Print version ISSN 0103-8478

Cienc. Rural vol.27 no.2 Santa Maria Apr./June 1997

http://dx.doi.org/10.1590/S0103-84781997000200026 

INDUÇÃO DA FERMENTAÇÃO MALOLÁCTICA EM VINHO TINTO COM A CULTURA LÁCTICA VINIFLORA OENOS1

 

INDUCTION OF MALOLACTIC FERMENTATION IN RED WINE WITH THE STARTER CULTURE VINIFLORA OENOS

 

Larissa Dias de Avila2 Carlos Eugenio Daudt3

 

 

RESUMO

A fermentação maloláctica é responsável pela redução da acidez total, muitas vezes elevada em vinhos tintos jovens, ao mesmo tempo que proporciona maior estabilidade biológica e complexidade de aroma e sabor. No Estado do Rio Grande do Sul, a fermentação maloláctica se torna uma necessidade devido a freqüente elevada acidez das uvas, no entanto a indução por inoculação bacteriana não tem sido prática comum. Este trabalho teve como objetivo principal avaliar o comportamento de uma cultura láctica na indução da fermentação maloláctica, em relação as bactérias nativas. Um mosto da Vitis vinífera Cabernet Sauvignon foi vinificado e inoculado com a cultura comercial de Leuconostoc oenos, Viniflora Oenos, em diferentes níveis de açúcar residual: 34,1 - 13,8 - 1,7 e 1,5g/l. As inoculações, com duas repetições, foram comparadas com a fermentação maloláctica espontânea (controle). A degradação do ácido málico foi acompanhada através de cromatografia em papel. Os ácidos orgânicos foram determinados através de cromatografia líquida de alta eficiência. Foram também analisados os açúcares redutores (AR), °Brix, pH, acidez total e álcool. Os vinhos inoculados no estádio 34,1 g/l AR fermentaram em 14 dias,enquanto os controles levaram em média 28,5 dias. Nos estádios com 13,8 e 1,7g/l AR, Viniflora Oenos completou a degradação do ácido málico em torno de 13 e 11 dias, enquanto os controles levaram 20,5 e 16,5 dias, respectivamente. No estádio 1,5g/l AR, os vinhos inoculados e os controles não demonstraram diferença significativa e fermentaram entre 8 e 10 dias. Viniflora Oenos completou a fermentação maloláctica em menos tempo que o controle, demostrando que a inoculação pode ser realizada antes do término da fermentação alcoólica com bons resultados. Na maioria dos tratamentos, não houve diferença significativa na produção de ácido acético entre a cultura e o controle. O comportamento dos ácidos málico, acético, láctico, pirúvico e tartárico foi demonstrado.

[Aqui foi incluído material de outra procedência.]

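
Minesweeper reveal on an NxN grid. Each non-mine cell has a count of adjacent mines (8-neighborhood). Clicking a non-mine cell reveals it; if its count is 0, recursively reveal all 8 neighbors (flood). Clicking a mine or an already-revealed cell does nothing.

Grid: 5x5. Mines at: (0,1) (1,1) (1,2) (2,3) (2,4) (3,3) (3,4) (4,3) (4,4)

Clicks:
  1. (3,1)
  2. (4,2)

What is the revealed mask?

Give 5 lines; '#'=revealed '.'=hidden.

Answer: .....
.....
###..
###..
###..

Derivation:
Click 1 (3,1) count=0: revealed 9 new [(2,0) (2,1) (2,2) (3,0) (3,1) (3,2) (4,0) (4,1) (4,2)] -> total=9
Click 2 (4,2) count=2: revealed 0 new [(none)] -> total=9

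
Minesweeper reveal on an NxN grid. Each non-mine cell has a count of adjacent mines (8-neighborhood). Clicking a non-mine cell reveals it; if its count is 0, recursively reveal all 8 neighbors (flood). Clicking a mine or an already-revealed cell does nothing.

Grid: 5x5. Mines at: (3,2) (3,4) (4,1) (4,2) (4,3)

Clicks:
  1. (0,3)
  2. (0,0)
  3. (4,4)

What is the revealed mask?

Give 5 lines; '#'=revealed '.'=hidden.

Answer: #####
#####
#####
##...
....#

Derivation:
Click 1 (0,3) count=0: revealed 17 new [(0,0) (0,1) (0,2) (0,3) (0,4) (1,0) (1,1) (1,2) (1,3) (1,4) (2,0) (2,1) (2,2) (2,3) (2,4) (3,0) (3,1)] -> total=17
Click 2 (0,0) count=0: revealed 0 new [(none)] -> total=17
Click 3 (4,4) count=2: revealed 1 new [(4,4)] -> total=18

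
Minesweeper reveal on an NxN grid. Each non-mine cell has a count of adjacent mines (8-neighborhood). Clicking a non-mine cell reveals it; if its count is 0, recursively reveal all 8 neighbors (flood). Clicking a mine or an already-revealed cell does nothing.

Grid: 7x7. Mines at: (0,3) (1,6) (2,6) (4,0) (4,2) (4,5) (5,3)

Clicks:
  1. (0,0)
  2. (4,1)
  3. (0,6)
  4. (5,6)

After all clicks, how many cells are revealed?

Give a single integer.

Click 1 (0,0) count=0: revealed 21 new [(0,0) (0,1) (0,2) (1,0) (1,1) (1,2) (1,3) (1,4) (1,5) (2,0) (2,1) (2,2) (2,3) (2,4) (2,5) (3,0) (3,1) (3,2) (3,3) (3,4) (3,5)] -> total=21
Click 2 (4,1) count=2: revealed 1 new [(4,1)] -> total=22
Click 3 (0,6) count=1: revealed 1 new [(0,6)] -> total=23
Click 4 (5,6) count=1: revealed 1 new [(5,6)] -> total=24

Answer: 24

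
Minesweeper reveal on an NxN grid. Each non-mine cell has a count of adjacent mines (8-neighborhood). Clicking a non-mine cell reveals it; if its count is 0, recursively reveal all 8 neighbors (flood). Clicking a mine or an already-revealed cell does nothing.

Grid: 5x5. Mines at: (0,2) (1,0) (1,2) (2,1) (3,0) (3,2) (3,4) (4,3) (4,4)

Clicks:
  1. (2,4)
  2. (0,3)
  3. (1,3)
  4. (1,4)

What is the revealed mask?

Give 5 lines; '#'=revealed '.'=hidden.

Answer: ...##
...##
...##
.....
.....

Derivation:
Click 1 (2,4) count=1: revealed 1 new [(2,4)] -> total=1
Click 2 (0,3) count=2: revealed 1 new [(0,3)] -> total=2
Click 3 (1,3) count=2: revealed 1 new [(1,3)] -> total=3
Click 4 (1,4) count=0: revealed 3 new [(0,4) (1,4) (2,3)] -> total=6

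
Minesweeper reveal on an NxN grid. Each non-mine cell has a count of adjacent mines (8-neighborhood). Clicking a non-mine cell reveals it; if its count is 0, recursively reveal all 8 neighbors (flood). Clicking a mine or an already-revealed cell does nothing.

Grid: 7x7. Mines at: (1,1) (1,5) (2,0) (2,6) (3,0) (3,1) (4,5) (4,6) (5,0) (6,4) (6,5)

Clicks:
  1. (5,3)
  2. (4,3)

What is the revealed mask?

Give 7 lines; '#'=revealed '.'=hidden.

Click 1 (5,3) count=1: revealed 1 new [(5,3)] -> total=1
Click 2 (4,3) count=0: revealed 22 new [(0,2) (0,3) (0,4) (1,2) (1,3) (1,4) (2,2) (2,3) (2,4) (3,2) (3,3) (3,4) (4,1) (4,2) (4,3) (4,4) (5,1) (5,2) (5,4) (6,1) (6,2) (6,3)] -> total=23

Answer: ..###..
..###..
..###..
..###..
.####..
.####..
.###...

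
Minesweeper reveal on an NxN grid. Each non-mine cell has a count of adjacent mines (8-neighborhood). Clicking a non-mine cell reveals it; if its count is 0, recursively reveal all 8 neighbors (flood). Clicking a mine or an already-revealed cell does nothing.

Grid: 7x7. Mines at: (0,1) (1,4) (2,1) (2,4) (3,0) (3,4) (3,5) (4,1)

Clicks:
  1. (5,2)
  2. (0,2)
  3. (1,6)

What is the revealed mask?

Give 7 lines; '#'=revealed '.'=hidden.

Click 1 (5,2) count=1: revealed 1 new [(5,2)] -> total=1
Click 2 (0,2) count=1: revealed 1 new [(0,2)] -> total=2
Click 3 (1,6) count=0: revealed 6 new [(0,5) (0,6) (1,5) (1,6) (2,5) (2,6)] -> total=8

Answer: ..#..##
.....##
.....##
.......
.......
..#....
.......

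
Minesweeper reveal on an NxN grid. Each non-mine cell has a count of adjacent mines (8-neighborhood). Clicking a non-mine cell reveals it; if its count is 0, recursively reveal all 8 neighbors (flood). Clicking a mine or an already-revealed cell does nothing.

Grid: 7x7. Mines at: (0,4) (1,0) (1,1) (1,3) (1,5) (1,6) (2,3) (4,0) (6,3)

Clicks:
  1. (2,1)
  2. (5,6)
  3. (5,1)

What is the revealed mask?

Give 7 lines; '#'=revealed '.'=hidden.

Answer: .......
.......
.#..###
.######
.######
.######
....###

Derivation:
Click 1 (2,1) count=2: revealed 1 new [(2,1)] -> total=1
Click 2 (5,6) count=0: revealed 24 new [(2,4) (2,5) (2,6) (3,1) (3,2) (3,3) (3,4) (3,5) (3,6) (4,1) (4,2) (4,3) (4,4) (4,5) (4,6) (5,1) (5,2) (5,3) (5,4) (5,5) (5,6) (6,4) (6,5) (6,6)] -> total=25
Click 3 (5,1) count=1: revealed 0 new [(none)] -> total=25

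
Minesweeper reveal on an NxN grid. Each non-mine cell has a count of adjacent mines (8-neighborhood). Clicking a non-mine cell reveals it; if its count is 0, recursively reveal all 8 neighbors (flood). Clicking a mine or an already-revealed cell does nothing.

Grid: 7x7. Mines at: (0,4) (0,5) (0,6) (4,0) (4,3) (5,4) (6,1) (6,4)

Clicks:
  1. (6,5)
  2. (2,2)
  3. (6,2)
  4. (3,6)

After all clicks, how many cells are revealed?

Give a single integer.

Click 1 (6,5) count=2: revealed 1 new [(6,5)] -> total=1
Click 2 (2,2) count=0: revealed 31 new [(0,0) (0,1) (0,2) (0,3) (1,0) (1,1) (1,2) (1,3) (1,4) (1,5) (1,6) (2,0) (2,1) (2,2) (2,3) (2,4) (2,5) (2,6) (3,0) (3,1) (3,2) (3,3) (3,4) (3,5) (3,6) (4,4) (4,5) (4,6) (5,5) (5,6) (6,6)] -> total=32
Click 3 (6,2) count=1: revealed 1 new [(6,2)] -> total=33
Click 4 (3,6) count=0: revealed 0 new [(none)] -> total=33

Answer: 33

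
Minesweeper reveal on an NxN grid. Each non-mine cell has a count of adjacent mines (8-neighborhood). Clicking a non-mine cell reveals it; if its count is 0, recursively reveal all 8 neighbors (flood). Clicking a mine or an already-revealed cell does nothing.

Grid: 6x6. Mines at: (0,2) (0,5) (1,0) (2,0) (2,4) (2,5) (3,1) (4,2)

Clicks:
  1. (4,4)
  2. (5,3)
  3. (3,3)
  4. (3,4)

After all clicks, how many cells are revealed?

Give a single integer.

Answer: 9

Derivation:
Click 1 (4,4) count=0: revealed 9 new [(3,3) (3,4) (3,5) (4,3) (4,4) (4,5) (5,3) (5,4) (5,5)] -> total=9
Click 2 (5,3) count=1: revealed 0 new [(none)] -> total=9
Click 3 (3,3) count=2: revealed 0 new [(none)] -> total=9
Click 4 (3,4) count=2: revealed 0 new [(none)] -> total=9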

Palavras-chave: ácidos orgânicos, cultura láctica, Leuconostoc oenos, mosto, vinho.

 

SUMMARY

Malolactic fermentation is responsible for the reduction of the total acidity, which usually is too high in young red wines. This fermentation provides a higher biological stability and higher complexity of aroma and flavor. In the State of Rio Grande do Sul, malolactic fermentation becomes a necessity because frequently grapes have high acidity and the induction by bacterial inoculation has not been a common practice. This work had as a main aim to evaluate the lactic culture behavior in the induction of malolactic fermentation in relation to the wild bacteria. A must of Cabernet Sauvignon Vitis vinífera was fermented and inoculated with the commercial culture of Leuconostoc oenos, Viniflora Oenos in several residual sugar levels: 34.1 - 13.8 - 1.7 and 1.5g/l. The inoculations, in duplicate, were compared with spontaneous malolactic fermentation (control). Degradation of malic acid was monitored through paper chromatography. Organic acids were determinated by high performance liquid chromatography (HPLC). Reducing sugars (RS), °Brix, pH, total acidity and alcohol were also analysed. The inoculated wine in the 34.1g/l RS stage fermented in 14 days, while the control took 28.5 days in average. In the 13.8 and 1.7g/l RS stages, Viniflora Oenos completed the malic acid degradation around 13 and 11 days, while the controls took 20.5 and 16.5 days, respectively. In the 1.5g/l RS stage, the inoculated wines and the controls did not demonstrate significative difference and fermented between 8 and 10 days. Viniflora Oenos completed the malolactic fermentation in less time. This demonstrates that the inoculation can be made before the end of alcoholic fermentation with good results. In the majority of the treatments there was not significative difference in the acetic acid production between the culture and the control. The behavior of the malic, acetic, lactic, piruvic and tartaric acids were showed.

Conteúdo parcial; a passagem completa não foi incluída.